Like one of the comments says, why are all these pictures of 'mythical' animals so grainy, especially as even the most basic mobile phone camera takes a better picture than that, looks like a normal sized wild rat that's been taken at an exaggerated angle to me
Its sad when people feel the need to glorify killing an animal, regardless of whether it was classed as vermin
Housing worker kills giant rat in New York project | Mail Online


----------



## manic rose

poor rattie. I know it's classed as vermin but like you said there really is no need to celebrate someone killing it like this 

However this bit did make me smile...



> Even the cats are afraid of the rats. They get together and gang up on the cats.'


----------



## Snippet

I know wild rats are pests that need to be controlled, but I think it's sad that some people think 'It's ok, they're vermin so we can torture them'. Some people have no respect for another being's life.


----------



## mrdynamite

That's a big rat!


----------



## Merenwenrago

That is not big they should come and see our cane rats they are huge.

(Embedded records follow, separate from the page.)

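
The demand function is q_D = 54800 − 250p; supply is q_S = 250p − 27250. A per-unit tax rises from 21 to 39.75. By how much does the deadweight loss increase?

71191.41

In inverse form: demand p = 219.2 − 0.004q, supply p = 109 + 0.004q.
Competitive equilibrium: 219.2 − 0.004q = 109 + 0.004q → q* = 13775, p* = 164.1.
For a per-unit tax t: Δq = t/0.008, so DWL = ½·t·(t/0.008) = t²/0.016.
At t = 21: DWL = 27562.5. At t = 39.75: DWL = 98753.906.
Increase = 98753.906 − 27562.5 = 71191.41.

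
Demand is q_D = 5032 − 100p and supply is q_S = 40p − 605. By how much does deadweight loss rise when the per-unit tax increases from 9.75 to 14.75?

In inverse form: demand p = 50.32 − 0.01q, supply p = 15.125 + 0.025q.
Competitive equilibrium: 50.32 − 0.01q = 15.125 + 0.025q → q* = 1005.5714, p* = 40.2643.
For a per-unit tax t: Δq = t/0.035, so DWL = ½·t·(t/0.035) = t²/0.07.
At t = 9.75: DWL = 1358.036. At t = 14.75: DWL = 3108.036.
Increase = 3108.036 − 1358.036 = 1750.

1750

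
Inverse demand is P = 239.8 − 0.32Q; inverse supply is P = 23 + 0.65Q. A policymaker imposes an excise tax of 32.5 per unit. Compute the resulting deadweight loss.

544.46

Competitive equilibrium: 239.8 − 0.32Q = 23 + 0.65Q → Q* = 223.5052, P* = 168.2784.
With the tax, the buyer price exceeds the seller price by 32.5: (239.8 − 0.32Q) − (23 + 0.65Q) = 32.5 → Q' = 190.
ΔQ = 223.5052 − 190 = 33.5052; the wedge equals the tax, 32.5.
DWL = ½ × 33.5052 × 32.5 = 544.46.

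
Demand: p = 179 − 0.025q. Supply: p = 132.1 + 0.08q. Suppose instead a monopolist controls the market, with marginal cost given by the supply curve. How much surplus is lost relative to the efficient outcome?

Competitive equilibrium: 179 − 0.025q = 132.1 + 0.08q → q* = 446.66667, p* = 167.83333.
Marginal revenue: MR = 179 − 0.05q. Set MR = MC: 179 − 0.05q = 132.1 + 0.08q → q_m = 360.76923.
Price p_m = 179 − 0.025·360.76923 = 169.98077; MC(q_m) = 132.1 + 0.08·360.76923 = 160.96154.
Competitive q* = 446.66667, so Δq = 85.89744; wedge = 169.98077 − 160.96154 = 9.01923.
Welfare loss = ½ × 85.89744 × 9.01923 = 387.36.

387.36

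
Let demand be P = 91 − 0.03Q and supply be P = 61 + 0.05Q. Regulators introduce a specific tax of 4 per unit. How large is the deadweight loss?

Competitive equilibrium: 91 − 0.03Q = 61 + 0.05Q → Q* = 375, P* = 79.75.
With the tax, the buyer price exceeds the seller price by 4: (91 − 0.03Q) − (61 + 0.05Q) = 4 → Q' = 325.
ΔQ = 375 − 325 = 50; the wedge equals the tax, 4.
The triangle = ½ × 50 × 4 = 100.

100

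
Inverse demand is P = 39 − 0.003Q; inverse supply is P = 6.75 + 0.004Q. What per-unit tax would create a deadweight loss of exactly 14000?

14

Competitive equilibrium: 39 − 0.003Q = 6.75 + 0.004Q → Q* = 4607.1429, P* = 25.1786.
A tax t gives ΔQ = t/0.007 and wedge t, so DWL = t²/0.014.
t²/0.014 = 14000 → t² = 196 → t = 14.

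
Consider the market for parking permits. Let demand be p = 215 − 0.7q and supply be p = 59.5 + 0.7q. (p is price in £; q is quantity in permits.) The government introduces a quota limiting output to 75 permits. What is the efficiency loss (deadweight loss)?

Competitive equilibrium: 215 − 0.7q = 59.5 + 0.7q → q* = 111.0714, p* = 137.25.
At q = 75: demand price = 215 − 0.7·75 = 162.5; supply price = 59.5 + 0.7·75 = 112.
Δq = 111.0714 − 75 = 36.0714; wedge = 162.5 − 112 = 50.5.
DWL = ½ × 36.0714 × 50.5 = £910.80.

£910.80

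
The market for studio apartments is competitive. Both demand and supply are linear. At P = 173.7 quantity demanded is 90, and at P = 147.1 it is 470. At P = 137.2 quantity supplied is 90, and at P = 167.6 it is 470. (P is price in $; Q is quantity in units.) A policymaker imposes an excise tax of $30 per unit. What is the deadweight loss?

Demand slope = (147.1 − 173.7)/(470 − 90) = −0.07, so P = 180 − 0.07Q.
Supply slope = (167.6 − 137.2)/(470 − 90) = 0.08, so P = 130 + 0.08Q.
Competitive equilibrium: 180 − 0.07Q = 130 + 0.08Q → Q* = 333.3333, P* = 156.6667.
With the tax, the buyer price exceeds the seller price by 30: (180 − 0.07Q) − (130 + 0.08Q) = 30 → Q' = 133.3333.
ΔQ = 333.3333 − 133.3333 = 200; the wedge equals the tax, 30.
The triangle = ½ × 200 × 30 = $3000.

$3000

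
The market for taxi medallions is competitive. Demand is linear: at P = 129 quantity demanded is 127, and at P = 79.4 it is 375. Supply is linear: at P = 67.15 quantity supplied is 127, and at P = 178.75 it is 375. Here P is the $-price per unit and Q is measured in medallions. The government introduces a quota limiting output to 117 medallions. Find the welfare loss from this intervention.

$3593.63

Demand slope = (79.4 − 129)/(375 − 127) = −0.2, so P = 154.4 − 0.2Q.
Supply slope = (178.75 − 67.15)/(375 − 127) = 0.45, so P = 10 + 0.45Q.
Competitive equilibrium: 154.4 − 0.2Q = 10 + 0.45Q → Q* = 222.1538, P* = 109.9692.
At Q = 117: demand price = 154.4 − 0.2·117 = 131; supply price = 10 + 0.45·117 = 62.65.
ΔQ = 222.1538 − 117 = 105.1538; wedge = 131 − 62.65 = 68.35.
Deadweight loss = ½ × 105.1538 × 68.35 = $3593.63.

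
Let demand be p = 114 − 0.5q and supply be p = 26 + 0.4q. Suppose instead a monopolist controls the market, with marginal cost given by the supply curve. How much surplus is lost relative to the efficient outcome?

Competitive equilibrium: 114 − 0.5q = 26 + 0.4q → q* = 97.77778, p* = 65.11111.
Marginal revenue: MR = 114 − q. Set MR = MC: 114 − q = 26 + 0.4q → q_m = 62.85714.
Price p_m = 114 − 0.5·62.85714 = 82.57143; MC(q_m) = 26 + 0.4·62.85714 = 51.14286.
Competitive q* = 97.77778, so Δq = 34.92064; wedge = 82.57143 − 51.14286 = 31.42857.
DWL = ½ × 34.92064 × 31.42857 = 548.75.

548.75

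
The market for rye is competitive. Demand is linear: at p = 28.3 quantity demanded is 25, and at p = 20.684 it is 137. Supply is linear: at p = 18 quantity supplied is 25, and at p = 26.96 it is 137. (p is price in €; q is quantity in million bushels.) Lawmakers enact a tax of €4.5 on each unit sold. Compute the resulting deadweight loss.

Demand slope = (20.684 − 28.3)/(137 − 25) = −0.068, so p = 30 − 0.068q.
Supply slope = (26.96 − 18)/(137 − 25) = 0.08, so p = 16 + 0.08q.
Competitive equilibrium: 30 − 0.068q = 16 + 0.08q → q* = 94.5946, p* = 23.5676.
With the tax, the buyer price exceeds the seller price by 4.5: (30 − 0.068q) − (16 + 0.08q) = 4.5 → q' = 64.1892.
Δq = 94.5946 − 64.1892 = 30.4054; the wedge equals the tax, 4.5.
Deadweight loss = ½ × 30.4054 × 4.5 = €68.41 million.

€68.41 million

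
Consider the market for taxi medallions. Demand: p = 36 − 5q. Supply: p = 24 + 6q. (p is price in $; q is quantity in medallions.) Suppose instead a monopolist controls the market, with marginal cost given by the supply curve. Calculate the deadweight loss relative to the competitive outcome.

$0.64

Competitive equilibrium: 36 − 5q = 24 + 6q → q* = 1.0909, p* = 30.5455.
Marginal revenue: MR = 36 − 10q. Set MR = MC: 36 − 10q = 24 + 6q → q_m = 0.75.
Price p_m = 36 − 5·0.75 = 32.25; MC(q_m) = 24 + 6·0.75 = 28.5.
Competitive q* = 1.0909, so Δq = 0.3409; wedge = 32.25 − 28.5 = 3.75.
DWL = ½ × 0.3409 × 3.75 = $0.64.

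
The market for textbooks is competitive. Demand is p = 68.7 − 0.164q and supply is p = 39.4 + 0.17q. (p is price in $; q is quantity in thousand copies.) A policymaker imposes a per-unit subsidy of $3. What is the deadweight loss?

Competitive equilibrium: 68.7 − 0.164q = 39.4 + 0.17q → q* = 87.7246, p* = 54.3132.
The subsidy lowers effective supply by 3: p = 36.4 + 0.17q.
New quantity: 68.7 − 0.164q = 36.4 + 0.17q → q' = 96.7066.
Overproduction Δq = 96.7066 − 87.7246 = 8.982; wedge = subsidy = 3.
DWL = ½ × 8.982 × 3 = $13.47 thousand.

$13.47 thousand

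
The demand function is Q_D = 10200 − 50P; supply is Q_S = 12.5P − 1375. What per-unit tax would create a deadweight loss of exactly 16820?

In inverse form: demand P = 204 − 0.02Q, supply P = 110 + 0.08Q.
Competitive equilibrium: 204 − 0.02Q = 110 + 0.08Q → Q* = 940, P* = 185.2.
A tax t gives ΔQ = t/0.1 and wedge t, so DWL = t²/0.2.
t²/0.2 = 16820 → t² = 3364 → t = 58.

58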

Well RIP cute rat looks way cuter than the one below

This was found in my country









Some get bigger than that. Hopefully I did not give people nightmares.


----------



## Kittenfostermummy

Is it just me or did that first 'big rat' look like a dead chiuahua?? (sp?)


----------



## Merenwenrago

Kittenfostermummy said:


> Is it just me or did that first 'big rat' look like a dead chiuahua?? (sp?)


Now that you say that it does look similar


----------



## simplysardonic

Merenwenrago said:


> That is not big they should come and see our cane rats they are huge.
> 
> Well RIP cute rat looks way cuter than the one below
> 
> This was found in my country
> 
> 
> 
> 
> 
> 
> 
> 
> 
> Some get bigger than that. Hopefully I did not give people nightmares.


Now I think he's cute too, but I'm just nuts for rats


----------



## Merenwenrago

simplysardonic said:


> Now I think he's cute too, but I'm just nuts for rats


I only like the small rats


----------



## manic rose

Merenwenrago said:


> That is not big they should come and see our cane rats they are huge.
> 
> Well RIP cute rat looks way cuter than the one below
> 
> This was found in my country
> 
> 
> 
> 
> 
> 
> 
> 
> 
> Some get bigger than that. Hopefully I did not give people nightmares.


ooooh I want one! could take it out for walkies and scare the locals


----------



## bearcub

although it is horrible parading that poor animal like that, I've got to admit whenever I see one of those big rats I feel queezy  can't stand them


----------



## Devil-Dogz

Thats a shame that an animals life was ended in such a way! I quite like rats, but wild rats huge pain in the bum bum


----------